Hospitality company Genting Bhd also saw it shares rise as it was a beneficiary of the travel and tourism sector which has been battered for months because of lockdowns and border controls.
Genting closed 20% higher at RM3.60 a share in yesterday’s trading. AirAsia Group Bhd was the seventh most active stock yesterday, rising 27% to close at 68 sen while sister airline AirAsia X Bhd was the second most active, gaining 62% to close at six sen.
Across the causeway, Singapore Airlines (SIA) was up 15%, adding 49 cents to S$3.91, Australia’s Qantas was up 8% higher at A$5.07, and Cathay Pacific added 14% to HK$6.41.
Overnight, US and European airline stocks soared as news broke out on the vaccine.
AirAsia group boss Tan Sri Tony Fernandes said it was the best news ever. “Now everyone can fly again... let’s focus on getting everyone back, ’’ he said through his Instagram account.
Malaysia Airlines said it remains optimistic there is light at the end of the tunnel and this signals a chance of an earlier recovery.
“We remain hopeful for the market to recover faster than our prediction of recovery in the second quarter to third quarter of 2022 for domestic and Asean markets, while the international or intercontinental market will recover in 2024, ’’ Malaysia Airlines said in response to queries from StarBiz.

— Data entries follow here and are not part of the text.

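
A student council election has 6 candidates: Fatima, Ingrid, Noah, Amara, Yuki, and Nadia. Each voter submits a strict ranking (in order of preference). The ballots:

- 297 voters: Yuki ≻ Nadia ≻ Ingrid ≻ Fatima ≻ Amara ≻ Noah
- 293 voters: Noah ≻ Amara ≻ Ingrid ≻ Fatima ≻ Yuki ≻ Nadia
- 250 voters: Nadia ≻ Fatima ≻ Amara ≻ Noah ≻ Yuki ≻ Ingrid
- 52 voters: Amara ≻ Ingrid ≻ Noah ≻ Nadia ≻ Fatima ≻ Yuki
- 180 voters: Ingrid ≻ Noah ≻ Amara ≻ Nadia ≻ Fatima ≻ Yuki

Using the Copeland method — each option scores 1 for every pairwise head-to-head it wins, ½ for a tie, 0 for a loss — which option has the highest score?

Nadia

Fatima: beats Noah, Amara, and Yuki; loses to Ingrid and Nadia → score 3.
Ingrid: beats Fatima; loses to Noah, Amara, Yuki, and Nadia → score 1.
Noah: beats Ingrid and Yuki; loses to Fatima, Amara, and Nadia → score 2.
Amara: beats Ingrid, Noah, and Yuki; loses to Fatima and Nadia → score 3.
Yuki: beats Ingrid and Nadia; loses to Fatima, Noah, and Amara → score 2.
Nadia: beats Fatima, Ingrid, Noah, and Amara; loses to Yuki → score 4.
Nadia has the best pairwise record.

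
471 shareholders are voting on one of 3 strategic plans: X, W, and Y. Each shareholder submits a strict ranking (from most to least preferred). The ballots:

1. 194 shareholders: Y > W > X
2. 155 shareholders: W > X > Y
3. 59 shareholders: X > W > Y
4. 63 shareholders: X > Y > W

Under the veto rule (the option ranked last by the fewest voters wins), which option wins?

Last-place votes: X 194, W 63, Y 214.
W is ranked last by the fewest voters, so W wins.

W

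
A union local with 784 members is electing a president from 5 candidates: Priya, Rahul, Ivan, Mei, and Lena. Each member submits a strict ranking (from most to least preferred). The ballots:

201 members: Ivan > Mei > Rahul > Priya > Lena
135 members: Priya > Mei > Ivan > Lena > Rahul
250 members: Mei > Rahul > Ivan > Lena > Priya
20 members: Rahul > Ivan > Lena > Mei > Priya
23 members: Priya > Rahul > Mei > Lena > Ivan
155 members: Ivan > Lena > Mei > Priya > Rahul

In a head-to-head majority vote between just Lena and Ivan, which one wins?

Ivan

Voters preferring Lena to Ivan: 23; preferring Ivan to Lena: 761.
Ivan wins the head-to-head.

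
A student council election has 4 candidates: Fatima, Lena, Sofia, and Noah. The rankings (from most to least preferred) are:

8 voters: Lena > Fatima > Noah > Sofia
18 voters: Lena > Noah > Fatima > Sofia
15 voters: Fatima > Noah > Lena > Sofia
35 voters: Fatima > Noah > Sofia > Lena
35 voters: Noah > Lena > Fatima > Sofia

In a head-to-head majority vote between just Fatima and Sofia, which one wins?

Fatima

Voters preferring Fatima to Sofia: 111; preferring Sofia to Fatima: 0.
Fatima wins the head-to-head.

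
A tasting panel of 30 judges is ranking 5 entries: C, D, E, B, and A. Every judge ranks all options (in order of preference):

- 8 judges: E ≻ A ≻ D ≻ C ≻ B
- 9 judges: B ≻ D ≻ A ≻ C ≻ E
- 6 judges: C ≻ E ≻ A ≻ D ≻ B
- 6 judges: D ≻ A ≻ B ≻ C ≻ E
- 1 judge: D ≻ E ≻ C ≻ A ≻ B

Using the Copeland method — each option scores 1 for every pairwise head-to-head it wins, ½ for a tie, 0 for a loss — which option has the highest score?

C: beats E; ties B; loses to D and A → score 1.5.
D: beats C, E, B, and A → score 4.
E: ties B and A; loses to C and D → score 1.
B: ties C and E; loses to D and A → score 1.
A: beats C and B; ties E; loses to D → score 2.5.
D has the best pairwise record.

D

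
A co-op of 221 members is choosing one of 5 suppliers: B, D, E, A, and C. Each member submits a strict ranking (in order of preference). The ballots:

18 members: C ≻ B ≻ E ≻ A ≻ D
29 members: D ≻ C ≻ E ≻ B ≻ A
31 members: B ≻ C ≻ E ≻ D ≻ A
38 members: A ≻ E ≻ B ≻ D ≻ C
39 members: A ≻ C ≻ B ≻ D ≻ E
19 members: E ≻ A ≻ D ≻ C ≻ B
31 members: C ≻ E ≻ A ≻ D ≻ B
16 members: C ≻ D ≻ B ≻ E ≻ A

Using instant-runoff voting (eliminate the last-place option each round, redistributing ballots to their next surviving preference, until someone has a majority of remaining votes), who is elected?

C

Round 1: B 31, D 29, E 19, A 77, C 65. Eliminate E.
Round 2: B 31, D 29, A 96, C 65. Eliminate D.
Round 3: B 31, A 96, C 94. Eliminate B.
Round 4: A 96, C 125. C has a majority.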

While there is so much optimism, the International Air Transport Association (IATA) said “we are following the developments on the vaccine. But we also need to recognise that it will take time for it to be produced and distributed around the globe.

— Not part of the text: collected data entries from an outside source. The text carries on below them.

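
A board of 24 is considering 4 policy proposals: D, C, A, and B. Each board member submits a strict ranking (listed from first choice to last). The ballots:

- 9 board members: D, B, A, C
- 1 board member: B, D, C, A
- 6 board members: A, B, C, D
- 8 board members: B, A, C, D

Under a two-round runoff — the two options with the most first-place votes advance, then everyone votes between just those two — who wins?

B

Round 1 first-place votes: D 9, C 0, A 6, B 9.
B and D advance.
Runoff: B is preferred to D by 15 voters; D by 9.
B wins the runoff.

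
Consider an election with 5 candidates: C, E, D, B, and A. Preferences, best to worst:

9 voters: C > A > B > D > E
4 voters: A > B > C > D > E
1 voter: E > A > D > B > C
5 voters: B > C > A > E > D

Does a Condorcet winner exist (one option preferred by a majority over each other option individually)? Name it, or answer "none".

none

Checking pairwise contests:
B beats C 10–9.
C beats E 18–1.
C beats D 18–1.
A beats B 14–5.
C beats A 14–5.
Every option loses at least one head-to-head, so there is no Condorcet winner.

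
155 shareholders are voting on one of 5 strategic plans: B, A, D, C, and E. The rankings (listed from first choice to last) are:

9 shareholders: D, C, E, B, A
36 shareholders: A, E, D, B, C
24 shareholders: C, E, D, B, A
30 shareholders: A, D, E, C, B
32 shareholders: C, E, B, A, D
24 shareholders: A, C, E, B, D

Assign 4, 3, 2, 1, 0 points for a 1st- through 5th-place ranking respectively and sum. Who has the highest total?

B: 9·1 + 36·1 + 24·1 + 30·0 + 32·2 + 24·1 = 157
A: 9·0 + 36·4 + 24·0 + 30·4 + 32·1 + 24·4 = 392
D: 9·4 + 36·2 + 24·2 + 30·3 + 32·0 + 24·0 = 246
C: 9·3 + 36·0 + 24·4 + 30·1 + 32·4 + 24·3 = 353
E: 9·2 + 36·3 + 24·3 + 30·2 + 32·3 + 24·2 = 402
E has the highest Borda score (402).

E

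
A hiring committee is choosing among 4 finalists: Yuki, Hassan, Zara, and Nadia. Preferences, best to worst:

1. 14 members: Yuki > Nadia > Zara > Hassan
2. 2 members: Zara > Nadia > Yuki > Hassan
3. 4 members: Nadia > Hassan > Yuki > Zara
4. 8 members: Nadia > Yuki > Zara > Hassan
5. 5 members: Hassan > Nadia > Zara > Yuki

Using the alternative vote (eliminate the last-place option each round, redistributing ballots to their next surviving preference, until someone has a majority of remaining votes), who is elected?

Round 1: Yuki 14, Hassan 5, Zara 2, Nadia 12. Eliminate Zara.
Round 2: Yuki 14, Hassan 5, Nadia 14. Eliminate Hassan.
Round 3: Yuki 14, Nadia 19. Nadia has a majority.

Nadia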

“In the meantime, testing continues to be key to opening borders and enabling travel without quarantine, ” IATA said in replies to StarBiz.IATA earlier predicted that global airlines will lose US$84.3bil this year.
AmInvestment Bank, in a note, upgraded its call for AirAsia to a “trading buy” from “sell.’’ But it is maintaining the airline’s earnings forecast.

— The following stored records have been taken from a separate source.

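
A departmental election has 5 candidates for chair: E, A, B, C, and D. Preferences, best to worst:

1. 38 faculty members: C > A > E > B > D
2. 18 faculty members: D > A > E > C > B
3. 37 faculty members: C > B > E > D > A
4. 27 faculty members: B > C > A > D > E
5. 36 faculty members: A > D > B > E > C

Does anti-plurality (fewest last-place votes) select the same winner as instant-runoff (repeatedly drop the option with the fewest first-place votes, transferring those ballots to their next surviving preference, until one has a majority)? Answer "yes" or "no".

Anti-plurality — last-place votes: E 27, A 37, B 18, C 36, D 38. Winner: B.
Instant-runoff — R1 E 0, A 36, B 27, C 75, D 18 (E out); R2 A 36, B 27, C 75, D 18 (D out); R3 A 54, B 27, C 75 (B out); R4 A 54, C 102 (C winner). Winner: C.
The two methods disagree.

no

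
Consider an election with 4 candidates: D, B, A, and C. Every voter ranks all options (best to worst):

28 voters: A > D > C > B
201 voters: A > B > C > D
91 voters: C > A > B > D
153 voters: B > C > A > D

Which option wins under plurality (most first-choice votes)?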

An analyst also believes the recovery will be very slow. He said SIA was expecting 16% of its passenger capacity by December 2020, rising to 50% by December 2021, averaging only 33% during 2021.
However, he added that “local airlines will be better since they have a domestic market, but international traffic recovery will also be slow.’’
Airline stocks have been hammered for months after the virus and pandemic prevented many people from flying. This pressured revenues and drove up losses for airlines. Another analyst believes there will be profit-taking as any mass distribution of the vaccine could take time.
“The actual distribution of the Pfizer vaccine needs to be kept at -70 to -80 degrees Celsius, which will be very difficult to distribute, ’’ said an analyst.
Brendan Sobie of Sobie Aviation said there are many uncertainties with a vaccine in terms of how long it would take to vaccine the population, how effective it will be, how it will be distributed, etc.
“The industry can’t simply wait for the vaccine. It is critical that Asian countries start to open up travel bubbles which facilitates safe travel through testing and other protocols.
“With travel bubbles, international traffic can start to recover slightly although for the full recovery, an end to the pandemic as well as better economic conditions will be necessary, ’’ he said, adding that all the airlines in Malaysia are under enormous strain at the moment.
“They were already unprofitable prior to this crisis and the situation has become rather dire. They will need to successfully restructure and recapitalise. A resumption of international travel in 2021 will help but liquidity has to be bolstered as profitability will be impossible until at least 2022. Domestic traffic only helps a little and now domestic is again impacted as restrictions on internal movements have been reimposed, ’’ Sobie said.